Temporal Viability Assessment of an Autologous Homologous Skin Construct Compared to Healthy Full-Thickness Skin

Abstract Body: Introduction: Multiple studies have demonstrated the efficacy of increased cell and tissue viability on skin allograft and human cell transplantation uptake, as well as reductions in healing times, morbidity, and mortality.1 Additionally, epidermal, dermal, and subdermal cells must retain viability to form functional stable grafts upon transfer to a wound bed.1 A commercially available autologous homologous skin construct (AHSC) derived from the patient’s own skin has been shown to close difficult-to-treat wounds.2-4 The aim of this study was to evaluate the viability of AHSC relative to native skin over time as the healing capabilities of skin have been shown to be proportional to the amount of viable tissue present.   Methods: Full-thickness skin from volunteer human-research abdominoplasty patients was cut into 4- 9cm2 pieces and stored in saline +0.5 mg/mL gentamicin in a 50mL conical tube at 4°C. Equivalent amounts of AHSC were generated and stored at 4_C. The alamarBlue™ assay was used to assess the viability of six native skin and AHSC samples derived from the fresh abdominoplasty tissue. alamarBlue™ readings were taken at 1, 5, 10, and 14 days post-harvest. Eight 6-week-old nulliparous female athymic nude mice (Crl:NU(NCr)-Foxn1nu; strain 490) were used in accordance with an approved IACUC protocol.
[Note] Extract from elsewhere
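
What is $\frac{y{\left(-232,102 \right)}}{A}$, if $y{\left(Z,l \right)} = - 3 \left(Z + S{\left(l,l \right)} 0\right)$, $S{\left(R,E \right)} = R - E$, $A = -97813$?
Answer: $- \frac{696}{97813} \approx -0.0071156$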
A single surgery under general inhalant anesthesia was performed to create two 8mm full thickness thoracodorsal excisional skin wounds on each animal. 25mg of AHSC manufactured from human skin samples 1, 4, or 14 days post-processing was applied directly to the left wound to assess graft take of the AHSC. Statistical analyses were performed in GraphPad-Prism v8.0.2.   Results: Native skin and AHSC viability were not significantly different from each other (P=0.20). Both were significantly elevated above dead after initial processing (native p < 0.0001, AHSC P < 0.0001) and AHSC viability was significantly elevated above native after storage at 4_C for a two-week period (P < 0.0001).  Finally, human AHSC samples deployed onto five mice had 100% graft take in an athymic nude mouse model.   Conclusion: Collectively, this data shows that AHSC processing consistently resulted in viable tissue over an extended time period and could contribute to graft take and wound closure.